Platform SDK: DirectX

Device Limitations for Texture Addressing

[C++]

Although the system generally allows texture coordinates outside the range of 0.0 and 1.0, inclusive, hardware limitations often affect how far outside that range texture coordinates can be. A rendering device communicates this limit in the dwMaxTextureRepeat member of the D3DDEVICEDESC7 structure when you retrieve device capabilities. The value in this member describes the full range of texture coordinates allowed by the device. For instance, if this value is 128, then the input texture coordinates must be kept in the range -128.0 to +128.0. Passing vertices with texture coordinates outside of this range is invalid. The same restriction applies to the texture coordinates generated as a result of automatic texture coordinate generation and texture coordinate transformations.

The interpretation of dwMaxTextureRepeat is also affected by the D3DPTEXTURECAPS_TEXREPEATNOTSCALEDBYSIZE capability bit. When this bit is set, the value in the dwMaxTextureRepeat member of D3DDEVICEDESC7 is used precisely as described. However, when D3DPTEXTURECAPS_TEXREPEATNOTSCALEDBYSIZE is not set, texture repeating limitations depend on the size of the texture indexed by the texture coordinates. In this case, dwMaxTextureRepeat must be scaled by the current texture size (at the largest level of detail) to compute the valid texture coordinate range. For example, given a texture dimension of 32 and dwMaxTextureRepeat value of 512, the actual valid texture coordinate range is 512/32 = 16, so the texture coordinates for this device must be within the range of -16.0 to +16.0.

[Visual Basic]

Although the system generally allows texture coordinates outside the range of 0.0 and 1.0, inclusive, hardware limitations often affect how far outside that range texture coordinates can be. A rendering device communicates this limit in the lMaxTextureRepeat member of the D3DDEVICEDESC7 type when you retrieve device capabilities. The value in this member describes the full range of texture coordinates allowed by the device. For instance, if this value is 128, then the input texture coordinates must be kept in the range -128.0 to +128.0. Passing vertices with texture coordinates outside of this range is invalid. The same restriction applies to the texture coordinates generated as a result of automatic texture coordinate generation and texture coordinate transformations.

The interpretation of lMaxTextureRepeat is also affected by the D3DPTEXTURECAPS_TEXREPEATNOTSCALEDBYSIZE capability bit.

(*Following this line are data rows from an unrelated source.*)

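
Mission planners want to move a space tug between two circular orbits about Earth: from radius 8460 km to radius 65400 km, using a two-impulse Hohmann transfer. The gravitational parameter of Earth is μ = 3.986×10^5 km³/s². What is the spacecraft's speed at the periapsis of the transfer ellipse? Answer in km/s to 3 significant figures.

Transfer-ellipse semi-major axis a_t = (r₁ + r₂)/2 = (8460 + 65400)/2 = 36930 km.
At periapsis, r = 8460 km.
Applying v² = μ(2/r − 1/a_t): v = 9.134 km/s.

v = 9.13 km/s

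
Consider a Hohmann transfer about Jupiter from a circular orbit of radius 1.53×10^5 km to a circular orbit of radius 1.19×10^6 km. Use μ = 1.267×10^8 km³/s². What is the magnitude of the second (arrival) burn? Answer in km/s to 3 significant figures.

Δv₂ = 5.39 km/s

Transfer-ellipse semi-major axis a_t = (r₁ + r₂)/2 = (1.530×10^5 + 1.190×10^6)/2 = 6.715×10^5 km.
On the circular orbit at r = 1.190×10^6 km, v_c = √(μ/r) = 10.318 km/s.
Vis-viva on the transfer ellipse at r = 1.190×10^6 km gives v_t = √[μ(2/r − 1/a_t)] = 4.9254 km/s.
Δv₂ = |v_t − v_c| = |4.9254 − 10.318| = 5.393 km/s.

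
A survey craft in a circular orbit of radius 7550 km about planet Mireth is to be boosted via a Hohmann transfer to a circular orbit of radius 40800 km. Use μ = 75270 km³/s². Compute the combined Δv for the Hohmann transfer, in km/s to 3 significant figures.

Δv = 1.54 km/s

The Hohmann ellipse has a_t = (r₁ + r₂)/2 = 24175 km.
At r₁ the circular-orbit speed is v₁ = √(μ/r₁) = 3.1575 km/s.
On the transfer ellipse at r₁, vis-viva equation gives v_p = √[μ(2/r₁ − 1/a_t)] = 4.1019 km/s.
First burn Δv₁ = |v_p − v₁| = 0.9444 km/s.
At r₂, v₂ = √(μ/r₂) = 1.35825 km/s.
Transfer-orbit speed at r₂: v_a = √[μ(2/r₂ − 1/a_t)] = 0.759051 km/s.
Second burn Δv₂ = |v₂ − v_a| = 0.5992 km/s.
Total Δv = Δv₁ + Δv₂ = 1.544 km/s.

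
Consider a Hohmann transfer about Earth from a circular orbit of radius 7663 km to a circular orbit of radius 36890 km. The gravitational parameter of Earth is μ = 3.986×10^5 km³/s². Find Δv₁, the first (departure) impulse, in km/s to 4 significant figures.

Δv₁ = 2.069 km/s

Semi-major axis of the transfer orbit: a_t = (7663 + 36890)/2 = 22276.5 km.
Circular speed at r = 7663 km: v_c = √(μ/r) = 7.212 km/s.
Transfer-orbit speed at the same r (vis-viva, a = a_t): v_t = √[μ(2/r − 1/a_t)] = 9.281 km/s.
Δv₁ = |v_t − v_c| = |9.281 − 7.212| = 2.069 km/s.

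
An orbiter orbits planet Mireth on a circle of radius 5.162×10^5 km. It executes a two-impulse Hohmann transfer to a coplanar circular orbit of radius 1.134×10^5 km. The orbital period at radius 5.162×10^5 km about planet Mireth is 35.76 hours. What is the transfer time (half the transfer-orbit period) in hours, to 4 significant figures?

t = 8.515 hours

From Kepler's third law T² = 4π²r³/μ at r = 5.162×10^5 km, T = 35.76 hours = 35.76 × 3600 s = 1.28736×10^5 s: μ = 4π²r³/T² = 3.27653×10^8 km³/s².
Semi-major axis of the transfer orbit: a_t = (5.162×10^5 + 1.134×10^5)/2 = 3.148×10^5 km.
By Kepler's third law the transfer-orbit period is T = 2π√(a_t³/μ), so t = T/2 = 30655 s.
Converting: 30655 s ÷ 3600 s/hour = 8.515 hours.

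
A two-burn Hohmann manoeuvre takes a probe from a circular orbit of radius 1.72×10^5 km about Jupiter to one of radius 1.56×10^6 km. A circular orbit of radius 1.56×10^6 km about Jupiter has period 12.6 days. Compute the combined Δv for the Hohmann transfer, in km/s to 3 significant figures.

Δv = 14.3 km/s

From Kepler's third law T² = 4π²r³/μ at r = 1.56×10^6 km, T = 12.6 days = 12.6 × 86400 s = 1.08864×10^6 s: μ = 4π²r³/T² = 1.26463×10^8 km³/s².
The Hohmann ellipse has a_t = (r₁ + r₂)/2 = 8.660×10^5 km.
At r₁ the circular-orbit speed is v₁ = √(μ/r₁) = 27.1155 km/s.
On the transfer ellipse at r₁, vis-viva gives v_p = √[μ(2/r₁ − 1/a_t)] = 36.3933 km/s.
First burn Δv₁ = |v_p − v₁| = 9.278 km/s.
At r₂, v₂ = √(μ/r₂) = 9.004 km/s.
Transfer-orbit speed at r₂: v_a = √[μ(2/r₂ − 1/a_t)] = 4.013 km/s.
Second burn Δv₂ = |v₂ − v_a| = 4.991 km/s.
Total Δv = Δv₁ + Δv₂ = 14.27 km/s.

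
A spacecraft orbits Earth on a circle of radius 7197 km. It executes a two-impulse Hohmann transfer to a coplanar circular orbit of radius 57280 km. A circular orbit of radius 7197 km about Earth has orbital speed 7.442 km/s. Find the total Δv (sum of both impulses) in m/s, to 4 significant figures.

Δv = 3869 m/s

From the circular-orbit relation v² = μ/r at r = 7197 km: μ = v²r = (7.442)² × 7197 = 3.98594×10^5 km³/s².
Semi-major axis of the transfer orbit: a_t = (7197 + 57280)/2 = 32238.5 km.
Circular speed at r₁: v₁ = √(μ/r₁) = √(3.98594×10^5/7197) = 7.4420 km/s.
On the transfer ellipse at r₁, v² = μ(2/r − 1/a) gives v_p = √[μ(2/r₁ − 1/a_t)] = 9.9198 km/s.
First burn Δv₁ = |v_p − v₁| = 2.4778 km/s.
At r₂, v₂ = √(μ/r₂) = 2.6379 km/s.
Transfer-orbit speed at r₂: v_a = √[μ(2/r₂ − 1/a_t)] = 1.2464 km/s.
Second burn Δv₂ = |v₂ − v_a| = 1.3915 km/s.
Δv = Δv₁ + Δv₂ = 2.4778 + 1.3915 = 3.869 km/s.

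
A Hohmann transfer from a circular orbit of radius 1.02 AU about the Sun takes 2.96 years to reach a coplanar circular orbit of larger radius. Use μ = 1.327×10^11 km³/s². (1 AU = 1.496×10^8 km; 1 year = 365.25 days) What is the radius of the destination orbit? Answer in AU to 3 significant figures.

In km: r₁ = 1.02 × 1.496×10^8 = 1.52592×10^8 km.
Transfer time t = 2.96 years × 365.25 × 86400 s = 9.3410496×10^7 s, and t = π√(a_t³/μ).
So a_t = (μ t²/π²)^(1/3) = (1.327×10^11 × (9.3410496×10^7)² / π²)^(1/3) = 4.8954×10^8 km.
Since a_t = (r₁ + r₂)/2, r₂ = 2a_t − r₁ = 2×4.8954×10^8 − 1.52592×10^8 = 8.26488×10^8 km.
In AU: r₂ = 8.26488×10^8 / 1.496×10^8 = 5.52 AU.

r₂ = 5.52 AU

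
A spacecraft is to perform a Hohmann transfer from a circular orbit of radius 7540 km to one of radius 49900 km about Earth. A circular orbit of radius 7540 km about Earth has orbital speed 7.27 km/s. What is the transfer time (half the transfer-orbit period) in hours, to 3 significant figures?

From the circular-orbit relation v² = μ/r at r = 7540 km: μ = v²r = (7.27)² × 7540 = 3.98511×10^5 km³/s².
Semi-major axis of the transfer orbit: a_t = (7540 + 49900)/2 = 28720 km.
Transfer time t = π√(a_t³/μ) = π√((28720)³ / 3.98511×10^5) = 24220 s.
Converting: 24220 s ÷ 3600 s/hour = 6.73 hours.

t = 6.73 hours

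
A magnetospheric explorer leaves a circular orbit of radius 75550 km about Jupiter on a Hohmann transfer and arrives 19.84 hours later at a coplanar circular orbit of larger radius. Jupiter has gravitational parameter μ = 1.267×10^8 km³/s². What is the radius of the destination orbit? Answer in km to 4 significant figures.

Transfer time t = 19.84 hours = 71424 s, and t = π√(a_t³/μ).
So a_t = (μ t²/π²)^(1/3) = (1.267×10^8 × (71424)² / π²)^(1/3) = 4.0308×10^5 km.
Since a_t = (r₁ + r₂)/2, r₂ = 2a_t − r₁ = 2×4.0308×10^5 − 75550 = 7.3061×10^5 km.

r₂ = 7.306×10^5 km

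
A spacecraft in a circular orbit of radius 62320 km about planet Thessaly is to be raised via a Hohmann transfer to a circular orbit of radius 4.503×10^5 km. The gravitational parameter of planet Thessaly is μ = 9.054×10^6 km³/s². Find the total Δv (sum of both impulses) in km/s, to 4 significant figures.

Δv = 6.196 km/s

Semi-major axis of the transfer orbit: a_t = (62320 + 4.503×10^5)/2 = 2.5631×10^5 km.
At r₁ the circular-orbit speed is v₁ = √(μ/r₁) = 12.053 km/s.
Transfer-orbit speed at r₁ (vis-viva): v_p = √[μ(2/r₁ − 1/a_t)] = 15.976 km/s.
First burn Δv₁ = |v_p − v₁| = 3.923 km/s.
Circular speed at r₂: v₂ = √(μ/r₂) = 4.484 km/s.
Transfer-orbit speed at r₂: v_a = √[μ(2/r₂ − 1/a_t)] = 2.211 km/s.
Second burn Δv₂ = |v₂ − v_a| = 2.273 km/s.
Δv = Δv₁ + Δv₂ = 3.923 + 2.273 = 6.196 km/s.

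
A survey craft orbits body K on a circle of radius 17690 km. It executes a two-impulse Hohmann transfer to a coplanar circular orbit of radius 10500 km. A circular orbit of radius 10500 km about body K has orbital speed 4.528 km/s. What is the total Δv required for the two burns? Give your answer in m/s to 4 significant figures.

Δv = 1022 m/s

From the circular-orbit relation v² = μ/r at r = 10500 km: μ = v²r = (4.528)² × 10500 = 2.15279×10^5 km³/s².
The Hohmann ellipse has a_t = (r₁ + r₂)/2 = 14095 km.
At r₁ the circular-orbit speed is v₁ = √(μ/r₁) = 3.4885 km/s.
On the transfer ellipse at r₁, vis-viva equation gives v_a = √[μ(2/r₁ − 1/a_t)] = 3.0109 km/s.
First burn Δv₁ = |v_a − v₁| = 0.4776 km/s.
Circular speed at r₂: v₂ = √(μ/r₂) = 4.5280 km/s.
Transfer-orbit speed at r₂: v_p = √[μ(2/r₂ − 1/a_t)] = 5.0727 km/s.
Second burn Δv₂ = |v₂ − v_p| = 0.5447 km/s.
Δv = Δv₁ + Δv₂ = 0.4776 + 0.5447 = 1.022 km/s.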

When this bit is set, the value in the lMaxTextureRepeat member of D3DDEVICEDESC7 is used precisely as described. However, when D3DPTEXTURECAPS_TEXREPEATNOTSCALEDBYSIZE is not set, texture repeating limitations depend on the size of the texture indexed by the texture coordinates. In this case, lMaxTextureRepeat must be scaled by the current texture size (at the largest level of detail) to compute the valid texture coordinate range. For example, given a texture dimension of 32 and lMaxTextureRepeat value of 512, the actual valid texture coordinate range is 512/32 = 16, so the texture coordinates for this device must be within the range of -16.0 to +16.0.